Sim, eu sei disso... mas era engraçado porque logo você falava isso, sabe? Logo você que me desconstruiu inteira. Eu voltava pra casa sempre faltando uma parte de mim, a cabeça na lua, as pernas na sua cama.. Ah.. mas o coração não. Esse sempre esteve no lugar, no lugar de onde ele nunca deve sair. E ai dele se ele sair. Sei la, talvez um dia ele também queira dar uma volta no céu, mas eu não vou deixar.

- Mas a gente não...

Ele mal completou a frase, ela o interrompeu

-Não venha com essa que a gente não manda no nosso coração. Eu mando nele sim. Eu acabei de pedir em silencio para que ele desse um sinal de vida, ele é quieto. As vezes eu acho que eu nem o tenho, e diversas vezes coloco a mão sobre o peito, só para ter certeza de que ele ainda bate.

Ele da uma risada, pega a luneta de papel da mão dela e olha o céu pelo objeto.

- Eu sou o contrario, sob todos os aspectos. Eu até tento deixar minha cabeça na lua, deixar os pensamentos voarem, brincarem. Não consigo. Estou tão aqui. Sempre. Racional e, ao contrario de você, sentimental. Meu coração.. meu coração voa mais do que deveria, muito mais.

- Eu sei, por isso sempre tive medo de você - disse ela, observando o tráfego. Ela nunca o encarava.

- Medo?

- Por mais que você seja racional, a emoção te machuca, te descontrola. Você só não sai gritando em razão dos sentimentos porque é tímido.. não sei explicar bem. Eu não sinto o que você sente.. mas imagino que seja algo por ai. Imagino pelo seus atos.

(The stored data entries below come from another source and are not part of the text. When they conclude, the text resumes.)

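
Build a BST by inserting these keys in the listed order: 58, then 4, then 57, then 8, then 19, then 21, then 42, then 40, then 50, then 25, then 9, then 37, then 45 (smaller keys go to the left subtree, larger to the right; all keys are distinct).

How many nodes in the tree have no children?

Resulting structure (node: left, right):
  58: L=4, R=–
  4: L=–, R=57
  57: L=8, R=–
  8: L=–, R=19
  19: L=9, R=21
  21: L=–, R=42
  42: L=40, R=50
  40: L=25, R=–
  50: L=45, R=–
  25: L=–, R=37
  9: L=–, R=–
  37: L=–, R=–
  45: L=–, R=–

Leaves: 9, 37, 45 — 3 in total.

3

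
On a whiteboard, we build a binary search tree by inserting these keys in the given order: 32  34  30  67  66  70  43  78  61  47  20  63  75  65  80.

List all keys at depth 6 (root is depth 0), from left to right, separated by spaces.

47 63

Resulting structure (node: left, right):
  32: L=30, R=34
  34: L=–, R=67
  30: L=20, R=–
  67: L=66, R=70
  66: L=43, R=–
  70: L=–, R=78
  43: L=–, R=61
  78: L=75, R=80
  61: L=47, R=63
  47: L=–, R=–
  20: L=–, R=–
  63: L=–, R=65
  75: L=–, R=–
  65: L=–, R=–
  80: L=–, R=–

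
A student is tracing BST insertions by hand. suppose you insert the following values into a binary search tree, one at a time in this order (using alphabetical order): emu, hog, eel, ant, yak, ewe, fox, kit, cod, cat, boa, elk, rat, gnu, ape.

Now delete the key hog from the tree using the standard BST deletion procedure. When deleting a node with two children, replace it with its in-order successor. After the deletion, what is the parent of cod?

ant

emu: root
hog: right child of emu (depth 1)
eel: left child of emu (depth 1)
ant: left child of eel (depth 2)
yak: right child of hog (depth 2)
ewe: left child of hog (depth 2)
fox: right child of ewe (depth 3)
kit: left child of yak (depth 3)
cod: right child of ant (depth 3)
cat: left child of cod (depth 4)
boa: left child of cat (depth 5)
elk: right child of eel (depth 2)
rat: right child of kit (depth 4)
gnu: right child of fox (depth 4)
ape: left child of boa (depth 6)

Delete hog (two children — replace with in-order successor).
After deletion, cod's parent is ant.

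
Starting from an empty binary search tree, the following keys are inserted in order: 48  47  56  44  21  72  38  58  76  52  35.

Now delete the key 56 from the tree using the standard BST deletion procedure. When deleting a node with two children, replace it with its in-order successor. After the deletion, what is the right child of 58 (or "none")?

Insert 48: tree is empty, so 48 becomes the root.
Insert 47: 47 < 48 → go left. Place as left child of 48.
Insert 56: 56 > 48 → go right. Place as right child of 48.
Insert 44: 44 < 48 → go left; 44 < 47 → go left. Place as left child of 47.
Insert 21: 21 < 48 → go left; 21 < 47 → go left; 21 < 44 → go left. Place as left child of 44.
Insert 72: 72 > 48 → go right; 72 > 56 → go right. Place as right child of 56.
Insert 38: 38 < 48 → go left; 38 < 47 → go left; 38 < 44 → go left; 38 > 21 → go right. Place as right child of 21.
Insert 58: 58 > 48 → go right; 58 > 56 → go right; 58 < 72 → go left. Place as left child of 72.
Insert 76: 76 > 48 → go right; 76 > 56 → go right; 76 > 72 → go right. Place as right child of 72.
Insert 52: 52 > 48 → go right; 52 < 56 → go left. Place as left child of 56.
Insert 35: 35 < 48 → go left; 35 < 47 → go left; 35 < 44 → go left; 35 > 21 → go right; 35 < 38 → go left. Place as left child of 38.

Delete 56 (two children — replace with in-order successor).
After deletion, 58's right child: 72.

72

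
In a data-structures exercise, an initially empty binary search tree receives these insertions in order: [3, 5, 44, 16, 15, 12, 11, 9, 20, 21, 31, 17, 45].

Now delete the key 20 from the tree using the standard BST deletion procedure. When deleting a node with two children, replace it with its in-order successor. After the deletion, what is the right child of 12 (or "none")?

3: root
5: right child of 3 (depth 1)
44: right child of 5 (depth 2)
16: left child of 44 (depth 3)
15: left child of 16 (depth 4)
12: left child of 15 (depth 5)
11: left child of 12 (depth 6)
9: left child of 11 (depth 7)
20: right child of 16 (depth 4)
21: right child of 20 (depth 5)
31: right child of 21 (depth 6)
17: left child of 20 (depth 5)
45: right child of 44 (depth 3)

Delete 20 (two children — replace with in-order successor).
After deletion, 12's right child: none.

none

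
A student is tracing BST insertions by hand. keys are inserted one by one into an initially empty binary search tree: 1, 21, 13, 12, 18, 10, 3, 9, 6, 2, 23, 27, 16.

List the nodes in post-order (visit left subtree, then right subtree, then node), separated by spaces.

Insert 1: tree is empty, so 1 becomes the root.
Insert 21: 21 > 1 → go right. Place as right child of 1.
Insert 13: 13 > 1 → go right; 13 < 21 → go left. Place as left child of 21.
Insert 12: 12 > 1 → go right; 12 < 21 → go left; 12 < 13 → go left. Place as left child of 13.
Insert 18: 18 > 1 → go right; 18 < 21 → go left; 18 > 13 → go right. Place as right child of 13.
Insert 10: 10 > 1 → go right; 10 < 21 → go left; 10 < 13 → go left; 10 < 12 → go left. Place as left child of 12.
Insert 3: 3 > 1 → go right; 3 < 21 → go left; 3 < 13 → go left; 3 < 12 → go left; 3 < 10 → go left. Place as left child of 10.
Insert 9: 9 > 1 → go right; 9 < 21 → go left; 9 < 13 → go left; 9 < 12 → go left; 9 < 10 → go left; 9 > 3 → go right. Place as right child of 3.
Insert 6: 6 > 1 → go right; 6 < 21 → go left; 6 < 13 → go left; 6 < 12 → go left; 6 < 10 → go left; 6 > 3 → go right; 6 < 9 → go left. Place as left child of 9.
Insert 2: 2 > 1 → go right; 2 < 21 → go left; 2 < 13 → go left; 2 < 12 → go left; 2 < 10 → go left; 2 < 3 → go left. Place as left child of 3.
Insert 23: 23 > 1 → go right; 23 > 21 → go right. Place as right child of 21.
Insert 27: 27 > 1 → go right; 27 > 21 → go right; 27 > 23 → go right. Place as right child of 23.
Insert 16: 16 > 1 → go right; 16 < 21 → go left; 16 > 13 → go right; 16 < 18 → go left. Place as left child of 18.

2 6 9 3 10 12 16 18 13 27 23 21 1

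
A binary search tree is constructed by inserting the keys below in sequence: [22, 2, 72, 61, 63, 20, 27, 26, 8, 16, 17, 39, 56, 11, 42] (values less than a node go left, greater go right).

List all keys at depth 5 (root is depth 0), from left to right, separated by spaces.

11 17 56

Insert 22: tree is empty, so 22 becomes the root.
Insert 2: 2 < 22 → go left. Place as left child of 22.
Insert 72: 72 > 22 → go right. Place as right child of 22.
Insert 61: 61 > 22 → go right; 61 < 72 → go left. Place as left child of 72.
Insert 63: 63 > 22 → go right; 63 < 72 → go left; 63 > 61 → go right. Place as right child of 61.
Insert 20: 20 < 22 → go left; 20 > 2 → go right. Place as right child of 2.
Insert 27: 27 > 22 → go right; 27 < 72 → go left; 27 < 61 → go left. Place as left child of 61.
Insert 26: 26 > 22 → go right; 26 < 72 → go left; 26 < 61 → go left; 26 < 27 → go left. Place as left child of 27.
Insert 8: 8 < 22 → go left; 8 > 2 → go right; 8 < 20 → go left. Place as left child of 20.
Insert 16: 16 < 22 → go left; 16 > 2 → go right; 16 < 20 → go left; 16 > 8 → go right. Place as right child of 8.
Insert 17: 17 < 22 → go left; 17 > 2 → go right; 17 < 20 → go left; 17 > 8 → go right; 17 > 16 → go right. Place as right child of 16.
Insert 39: 39 > 22 → go right; 39 < 72 → go left; 39 < 61 → go left; 39 > 27 → go right. Place as right child of 27.
Insert 56: 56 > 22 → go right; 56 < 72 → go left; 56 < 61 → go left; 56 > 27 → go right; 56 > 39 → go right. Place as right child of 39.
Insert 11: 11 < 22 → go left; 11 > 2 → go right; 11 < 20 → go left; 11 > 8 → go right; 11 < 16 → go left. Place as left child of 16.
Insert 42: 42 > 22 → go right; 42 < 72 → go left; 42 < 61 → go left; 42 > 27 → go right; 42 > 39 → go right; 42 < 56 → go left. Place as left child of 56.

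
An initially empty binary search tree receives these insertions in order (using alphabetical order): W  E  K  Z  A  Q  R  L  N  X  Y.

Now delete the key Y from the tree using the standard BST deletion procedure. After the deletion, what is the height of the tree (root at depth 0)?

Insert W: tree is empty, so W becomes the root.
Insert E: E < W → go left. Place as left child of W.
Insert K: K < W → go left; K > E → go right. Place as right child of E.
Insert Z: Z > W → go right. Place as right child of W.
Insert A: A < W → go left; A < E → go left. Place as left child of E.
Insert Q: Q < W → go left; Q > E → go right; Q > K → go right. Place as right child of K.
Insert R: R < W → go left; R > E → go right; R > K → go right; R > Q → go right. Place as right child of Q.
Insert L: L < W → go left; L > E → go right; L > K → go right; L < Q → go left. Place as left child of Q.
Insert N: N < W → go left; N > E → go right; N > K → go right; N < Q → go left; N > L → go right. Place as right child of L.
Insert X: X > W → go right; X < Z → go left. Place as left child of Z.
Insert Y: Y > W → go right; Y < Z → go left; Y > X → go right. Place as right child of X.

Delete Y (at most one child — splice it out).
After deletion, deepest node is N at depth 5.

5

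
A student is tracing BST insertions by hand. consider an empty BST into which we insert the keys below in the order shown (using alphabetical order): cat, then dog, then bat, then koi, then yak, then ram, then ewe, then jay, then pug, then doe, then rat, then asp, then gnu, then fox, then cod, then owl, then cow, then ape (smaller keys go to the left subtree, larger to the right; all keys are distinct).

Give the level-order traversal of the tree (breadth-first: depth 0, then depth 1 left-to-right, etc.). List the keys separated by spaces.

cat bat dog asp doe koi ape cod ewe yak cow jay ram gnu pug rat fox owl

cat: root
dog: right child of cat (depth 1)
bat: left child of cat (depth 1)
koi: right child of dog (depth 2)
yak: right child of koi (depth 3)
ram: left child of yak (depth 4)
ewe: left child of koi (depth 3)
jay: right child of ewe (depth 4)
pug: left child of ram (depth 5)
doe: left child of dog (depth 2)
rat: right child of ram (depth 5)
asp: left child of bat (depth 2)
gnu: left child of jay (depth 5)
fox: left child of gnu (depth 6)
cod: left child of doe (depth 3)
owl: left child of pug (depth 6)
cow: right child of cod (depth 4)
ape: left child of asp (depth 3)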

- Você é distraída e muito observadora. Isso é engraçado. Mas sim, a minha timidez me impede de muitas coisas. Há um grito contido aqui dentro, pronto pra sair. Uma força que nunca foi usada... é tão estranho querer algo, mas ao mesmo tempo não querer, e eu vivo nessa guerra dentro de mim, como se tudo que eu almejasse não passasse de algo simbólico. E o mais irônico é que quando me deito, falo para mim mesmo que vou deixar meu medo de lado e correr atrás do que preciso, mas esse correr atrás sempre soou muito literal pra mim e isso me deixava careta demais, down demais. Por isso que nunca tive a certeza de ser louco, até a loucura escapava das minhas pretensões tão infantis. E você.. você é tão livre, é tão certa do que quer. Eu percebo isso e acabo ficando ainda mais louco..

O silencio permeia os dois. Sabem que aquela conversa toda não vai ter fim, nunca teve. Foi sempre assim, ela falava dela, ele falava dele, enquanto ele deveria ta falando dela e ela falando dele.Mas poucas sensações são melhores do que a de ter liberdade e segurança para falar de si mesmo com um outro alguém. Mesmo havendo sempre discordancias.Ela encostou a cabeça no ombro dele. Ele, depois de algum tempo, a beijou.

- Quando você me beija, eu sinto aqui. - ela botou a mão em um ponto pouco mais a baixo do umbigo.

- E a partir de hoje a noite, a partir da nossa conversa, quando você me beija, eu sinto aqui - ele botou a mão no ponto onde pensa estar o coração, e sorriu.

- Quem sabe um dia.. - ela começou.

- É, quem sabe? - Ele sorriu, se levantou. Deu mais um beijo nela e se virou.

Foi embora, caminhando. Sozinho e contra o vento.